J Hepatol. 2019 Feb 19. pii: S0168-8278(19)30120-5. doi: 10.1016/j.jhep.2019.02.006. [Epub ahead of print]
Identification of a quadruple mutation that confers tenofovir resistance in chronic hepatitis B patients.
Park ES1, Lee AR2, Kim DH3, Lee JH4, Yoo JJ5, Ahn SH6, Sim H7, Park S8, Kang HS9, Won J10, Ha YN11, Shin GC12, Kwon SY13, Park YK14, Choi BS15, Lee YB16, Jeong N17, An Y18, Ju YS19, Yu SJ20, Chae HB21, Yu KS22, Kim YJ23, Yoon JH24, Zoulim F25, Kim KH26.
Author information
Abstract
BACKGROUND & AIMS:
Tenofovir disoproxil fumarate (TDF) is one the most potent nucleot(s)ide analogues for treating chronic hepatitis B virus (HBV) infection. Phenotypic resistance caused by genotypic resistance to TDF has not been reported.
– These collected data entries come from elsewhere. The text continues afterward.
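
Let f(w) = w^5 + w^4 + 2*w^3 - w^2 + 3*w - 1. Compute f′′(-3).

From the series, [(w + 3)^2] f = -235; multiply by 2! = 2 to get -470.

-470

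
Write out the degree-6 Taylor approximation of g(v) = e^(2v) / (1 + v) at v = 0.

7*v^6/45 - v^5/15 + v^4/3 + v^3/3 + v^2 + v + 1

Expand each factor separately, then convolve coefficients.
g(0) = 1
g′(0) = 1
g′′(0) = 2
g′′′(0) = 2
g^(4)(0) = 8
g^(5)(0) = -8
g^(6)(0) = 112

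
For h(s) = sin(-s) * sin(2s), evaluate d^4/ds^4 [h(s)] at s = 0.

40

Write out both Maclaurin series and multiply, keeping only the needed powers.
The coefficient of s^4 in the expansion is 5/3, so h^(4)(0) = 4! * (5/3) = 40.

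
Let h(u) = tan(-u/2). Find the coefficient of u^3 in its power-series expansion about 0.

-1/24

h(0) = 0
h′(0) = -1/2
h′′(0) = 0
h′′′(0) = -1/4
So c_3 = h′′′(0)/3! = -1/24.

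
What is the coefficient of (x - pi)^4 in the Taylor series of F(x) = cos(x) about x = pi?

-1/24

Use the known series and substitute for the argument.
F(pi) = -1
F′(pi) = 0
F′′(pi) = 1
F′′′(pi) = 0
F^(4)(pi) = -1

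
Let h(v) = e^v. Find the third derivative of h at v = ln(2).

Use the known series and substitute for the argument.
From the series, [(v - ln(2))^3] h = 1/3; multiply by 3! = 6 to get 2.

2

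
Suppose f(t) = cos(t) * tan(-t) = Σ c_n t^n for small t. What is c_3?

1/6

Multiply the two series term by term and collect like powers.
f(0) = 0
f′(0) = -1
f′′(0) = 0
f′′′(0) = 1
The Taylor polynomial is Σ f^(k)(0)/k! · t^k.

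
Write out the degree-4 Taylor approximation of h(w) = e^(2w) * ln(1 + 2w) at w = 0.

8*w^3/3 + 2*w^2 + 2*w

Multiply the two series term by term and collect like powers.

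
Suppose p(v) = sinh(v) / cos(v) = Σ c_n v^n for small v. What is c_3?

Divide the numerator series by the denominator series (power-series long division).
[v^0] = 0;  [v^1] = 1;  [v^2] = 0;  [v^3] = 2/3.

2/3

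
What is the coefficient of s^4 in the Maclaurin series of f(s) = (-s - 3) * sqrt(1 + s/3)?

Distribute the polynomial across the series and collect like powers.
f(0) = -3
f′(0) = -3/2
f′′(0) = -1/4
f′′′(0) = 1/24
f^(4)(0) = -1/48
So c_4 = f^(4)(0)/4! = -1/1152.

-1/1152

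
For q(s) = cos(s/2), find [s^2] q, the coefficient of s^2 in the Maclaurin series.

-1/8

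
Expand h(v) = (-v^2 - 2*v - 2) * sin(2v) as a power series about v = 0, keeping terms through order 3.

2*v^3/3 - 4*v^2 - 4*v

Shift and add copies of the series according to the polynomial's terms.
h(0) = 0
h′(0) = -4
h′′(0) = -8
h′′′(0) = 4
Then c_k = h^(k)(0)/k! gives each Taylor coefficient.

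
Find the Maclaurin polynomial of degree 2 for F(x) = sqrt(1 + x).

-x^2/8 + x/2 + 1

[x^0] = 1;  [x^1] = 1/2;  [x^2] = -1/8.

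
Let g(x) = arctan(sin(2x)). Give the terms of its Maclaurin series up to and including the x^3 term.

-4*x^3 + 2*x

Let u equal the inner series; expand the outer function in u and truncate.
[x^0] = 0;  [x^1] = 2;  [x^2] = 0;  [x^3] = -4.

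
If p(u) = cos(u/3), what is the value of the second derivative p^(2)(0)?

From the series, [u^2] p = -1/18; multiply by 2! = 2 to get -1/9.

-1/9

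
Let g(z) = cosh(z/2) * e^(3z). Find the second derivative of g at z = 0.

Expand each factor separately, then convolve coefficients.
The coefficient of z^2 in the expansion is 37/8, so g′′(0) = 2! * (37/8) = 37/4.

37/4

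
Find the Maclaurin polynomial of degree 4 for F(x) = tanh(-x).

x^3/3 - x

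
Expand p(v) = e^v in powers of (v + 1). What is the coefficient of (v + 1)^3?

e^(-1)/6

[(v + 1)^0] = e^(-1);  [(v + 1)^1] = e^(-1);  [(v + 1)^2] = e^(-1)/2;  [(v + 1)^3] = e^(-1)/6.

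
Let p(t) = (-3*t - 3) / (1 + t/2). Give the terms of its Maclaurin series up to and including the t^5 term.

-3*t^5/32 + 3*t^4/16 - 3*t^3/8 + 3*t^2/4 - 3*t/2 - 3

Multiply each power in the prefactor through the base expansion.
p(0) = -3
p′(0) = -3/2
p′′(0) = 3/2
p′′′(0) = -9/4
p^(4)(0) = 9/2
p^(5)(0) = -45/4
The Taylor polynomial is Σ p^(k)(0)/k! · t^k.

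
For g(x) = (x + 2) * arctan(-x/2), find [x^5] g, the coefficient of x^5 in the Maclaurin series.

-1/80

Distribute the polynomial across the series and collect like powers.
g(0) = 0
g′(0) = -1
g′′(0) = -1
g′′′(0) = 1/2
g^(4)(0) = 1
g^(5)(0) = -3/2
Dividing each by k! gives the coefficients c_0, ..., c_5.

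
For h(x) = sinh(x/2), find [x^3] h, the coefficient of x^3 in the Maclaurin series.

h(0) = 0
h′(0) = 1/2
h′′(0) = 0
h′′′(0) = 1/8

1/48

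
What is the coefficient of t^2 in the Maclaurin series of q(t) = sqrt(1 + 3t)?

-9/8

[t^0] = 1;  [t^1] = 3/2;  [t^2] = -9/8.
So c_2 = q′′(0)/2! = -9/8.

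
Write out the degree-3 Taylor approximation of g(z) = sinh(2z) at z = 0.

4*z^3/3 + 2*z

[z^0] = 0;  [z^1] = 2;  [z^2] = 0;  [z^3] = 4/3.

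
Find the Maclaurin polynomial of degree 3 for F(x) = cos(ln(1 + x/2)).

x^3/16 - x^2/8 + 1

Compose series: expand the inner function first, then feed it into the outer expansion.
F(0) = 1
F′(0) = 0
F′′(0) = -1/4
F′′′(0) = 3/8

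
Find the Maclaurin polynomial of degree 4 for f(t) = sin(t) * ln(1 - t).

-t^4/6 - t^3/2 - t^2

Expand each factor separately, then convolve coefficients.
f(0) = 0
f′(0) = 0
f′′(0) = -2
f′′′(0) = -3
f^(4)(0) = -4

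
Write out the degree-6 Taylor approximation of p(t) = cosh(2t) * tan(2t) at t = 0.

Multiply the two series term by term and collect like powers.
p(0) = 0
p′(0) = 2
p′′(0) = 0
p′′′(0) = 40
p^(4)(0) = 0
p^(5)(0) = 1312
p^(6)(0) = 0

164*t^5/15 + 20*t^3/3 + 2*t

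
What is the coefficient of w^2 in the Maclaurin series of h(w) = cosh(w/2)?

[w^0] = 1;  [w^1] = 0;  [w^2] = 1/8.

1/8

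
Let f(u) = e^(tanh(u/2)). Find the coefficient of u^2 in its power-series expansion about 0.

1/8

Compose series: expand the inner function first, then feed it into the outer expansion.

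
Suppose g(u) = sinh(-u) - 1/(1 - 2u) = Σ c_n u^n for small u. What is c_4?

Add the two expansions coefficient-wise.
[u^0] = -1;  [u^1] = -3;  [u^2] = -4;  [u^3] = -49/6;  [u^4] = -16.

-16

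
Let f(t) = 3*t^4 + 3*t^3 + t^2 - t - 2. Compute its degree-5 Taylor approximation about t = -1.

3*(t + 1)^4 - 9*(t + 1)^3 + 10*(t + 1)^2 - 6*(t + 1)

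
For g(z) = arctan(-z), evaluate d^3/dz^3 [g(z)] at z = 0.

2

Differentiate repeatedly and evaluate at the center.
The coefficient of z^3 in the expansion is 1/3, so g′′′(0) = 3! * (1/3) = 2.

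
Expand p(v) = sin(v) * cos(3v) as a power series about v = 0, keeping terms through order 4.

Take the Cauchy product of the two expansions.
p(0) = 0
p′(0) = 1
p′′(0) = 0
p′′′(0) = -28
p^(4)(0) = 0
Dividing each by k! gives the coefficients c_0, ..., c_4.

-14*v^3/3 + v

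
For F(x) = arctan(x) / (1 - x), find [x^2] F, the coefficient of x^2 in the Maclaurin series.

1

Use 1/(1 - r) = Σ r^k on the denominator, then take the Cauchy product.
So c_2 = F′′(0)/2! = 1.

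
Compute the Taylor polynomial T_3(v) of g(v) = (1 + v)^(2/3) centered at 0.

Compute the successive derivatives at the expansion point and divide by k!.
g(0) = 1
g′(0) = 2/3
g′′(0) = -2/9
g′′′(0) = 8/27
The Taylor polynomial is Σ g^(k)(0)/k! · v^k.

4*v^3/81 - v^2/9 + 2*v/3 + 1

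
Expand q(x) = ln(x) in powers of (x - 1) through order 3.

(x - 1)^3/3 - (x - 1)^2/2 + (x - 1)

Compute the successive derivatives at the expansion point and divide by k!.
q(1) = 0
q′(1) = 1
q′′(1) = -1
q′′′(1) = 2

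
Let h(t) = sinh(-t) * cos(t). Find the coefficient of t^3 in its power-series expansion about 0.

1/3

Multiply the two series term by term and collect like powers.
h(0) = 0
h′(0) = -1
h′′(0) = 0
h′′′(0) = 2
Then c_k = h^(k)(0)/k! gives each Taylor coefficient.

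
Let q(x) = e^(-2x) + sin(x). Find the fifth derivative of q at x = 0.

Add the two expansions coefficient-wise.
The coefficient of x^5 in the expansion is -31/120, so q^(5)(0) = 5! * (-31/120) = -31.

-31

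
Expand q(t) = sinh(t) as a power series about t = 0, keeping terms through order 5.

t^5/120 + t^3/6 + t

q(0) = 0
q′(0) = 1
q′′(0) = 0
q′′′(0) = 1
q^(4)(0) = 0
q^(5)(0) = 1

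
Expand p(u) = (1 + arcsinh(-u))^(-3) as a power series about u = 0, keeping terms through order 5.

Plug the Maclaurin series of the inner function into that of the outer and collect terms.
p(0) = 1
p′(0) = 3
p′′(0) = 12
p′′′(0) = 57
p^(4)(0) = 312
p^(5)(0) = 1947
Then c_k = p^(k)(0)/k! gives each Taylor coefficient.

649*u^5/40 + 13*u^4 + 19*u^3/2 + 6*u^2 + 3*u + 1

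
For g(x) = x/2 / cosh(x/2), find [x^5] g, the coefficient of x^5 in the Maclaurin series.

5/768

Divide the numerator series by the denominator series (power-series long division).
[x^0] = 0;  [x^1] = 1/2;  [x^2] = 0;  [x^3] = -1/16;  [x^4] = 0;  [x^5] = 5/768.
So c_5 = g^(5)(0)/5! = 5/768.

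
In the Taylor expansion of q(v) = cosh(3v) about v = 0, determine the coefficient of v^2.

9/2

c_2 = q′′(0)/2! = 9/2.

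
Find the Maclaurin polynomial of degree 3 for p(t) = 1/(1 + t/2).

-t^3/8 + t^2/4 - t/2 + 1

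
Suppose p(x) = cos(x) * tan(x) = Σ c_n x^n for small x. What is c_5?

Expand each factor separately, then convolve coefficients.
p(0) = 0
p′(0) = 1
p′′(0) = 0
p′′′(0) = -1
p^(4)(0) = 0
p^(5)(0) = 1
So c_5 = p^(5)(0)/5! = 1/120.

1/120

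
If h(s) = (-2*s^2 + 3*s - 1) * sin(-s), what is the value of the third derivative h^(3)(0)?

Shift and add copies of the series according to the polynomial's terms.
From the series, [s^3] h = 11/6; multiply by 3! = 6 to get 11.

11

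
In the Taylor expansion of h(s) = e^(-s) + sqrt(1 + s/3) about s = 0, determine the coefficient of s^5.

-2557/311040

Expand each term separately and add.
[s^0] = 2;  [s^1] = -5/6;  [s^2] = 35/72;  [s^3] = -71/432;  [s^4] = 427/10368;  [s^5] = -2557/311040.
So c_5 = h^(5)(0)/5! = -2557/311040.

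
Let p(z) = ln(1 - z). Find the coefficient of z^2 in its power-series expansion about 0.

-1/2

Apply the Taylor formula c_k = f^(k)(a)/k!.
So c_2 = p′′(0)/2! = -1/2.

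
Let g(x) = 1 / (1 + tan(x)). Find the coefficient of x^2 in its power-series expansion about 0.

Write 1/(1+u) = 1 - u + u^2 - u^3 + ... and substitute the series for u.
[x^0] = 1;  [x^1] = -1;  [x^2] = 1.

1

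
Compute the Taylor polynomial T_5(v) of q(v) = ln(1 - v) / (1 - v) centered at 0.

-137*v^5/60 - 25*v^4/12 - 11*v^3/6 - 3*v^2/2 - v

Expand each factor separately, then convolve coefficients.
q(0) = 0
q′(0) = -1
q′′(0) = -3
q′′′(0) = -11
q^(4)(0) = -50
q^(5)(0) = -274
Then c_k = q^(k)(0)/k! gives each Taylor coefficient.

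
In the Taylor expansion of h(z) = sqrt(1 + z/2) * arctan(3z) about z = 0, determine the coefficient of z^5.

500469/10240

Expand each factor separately, then convolve coefficients.
h(0) = 0
h′(0) = 3
h′′(0) = 3/2
h′′′(0) = -873/16
h^(4)(0) = -855/16
h^(5)(0) = 1501407/256
So c_5 = h^(5)(0)/5! = 500469/10240.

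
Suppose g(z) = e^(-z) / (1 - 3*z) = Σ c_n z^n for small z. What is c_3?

58/3

Use 1/(1 - r) = Σ r^k on the denominator, then take the Cauchy product.
So c_3 = g′′′(0)/3! = 58/3.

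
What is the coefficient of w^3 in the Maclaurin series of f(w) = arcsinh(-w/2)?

1/48

Use the known series and substitute for the argument.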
This study aimed to characterize HBV mutations that confer tenofovir resistance.
METHODS:
Two patients with viral breakthrough during treatment with TDF-containing regimens were prospectively enrolled. The gene encoding HBV reverse transcriptase (RT) was sequenced. Eleven HBV clones harboring a series of mutations in the RT gene were constructed by site-directed mutagenesis. Drug susceptibility of each clone was determined by Southern blot analysis and real-time PCR. Relative frequency of mutants was evaluated by ultra-deep sequencing and clonal analysis.
RESULTS:
Five mutations (rtS106C [C], rtH126Y [Y], rtD134E [E], rtM204I/V, and rtL269I [I]) were commonly found in viral isolates from two patients. The mutations C, Y, and E were novel mutations associated with drug resistance. In assays for drug susceptibility, the IC50 value for wild-type HBV was 3.8±0.6 µM, whereas the IC50 values for CYE and CYEI mutants were 14.1±1.8 and 58.1±0.9 µM, respectively. The IC90 value for wild-type HBV was 30±0.5 µM, whereas the IC90 values for CYE and CYEI mutants were 185±0.5 and 790±0.2 µM, respectively. All tenofovir-resistant mutants had similar susceptibility to a capsid assembly modulator, NVR 3-778 (IC50 < 0.4 µM), compared with wild-type (IC50 = 0.4 µM).
CONCLUSIONS:
Our study reveals that the quadruple (CYEI) mutation increases the amount of tenofovir required to inhibit HBV by 15.3-fold in IC50 and 26.3-fold in IC90. These results demonstrate that tenofovir-resistant HBV mutants can emerge, although the genetic barrier is high.
LAY SUMMARY:
Tenofovir is the most potent nucleoside analogue for the treatment of chronic hepatitis B virus infection and there has been no hepatitis B virus mutation that confers > 10-fold resistance to tenofovir up to 8 years. Herein, we firstly identified a quadruple mutation that confer 15.3-fold (IC50) and 26.3-fold (IC90) resistance to tenofovir from two patients who experienced viral breakthrough during tenofovir treatment.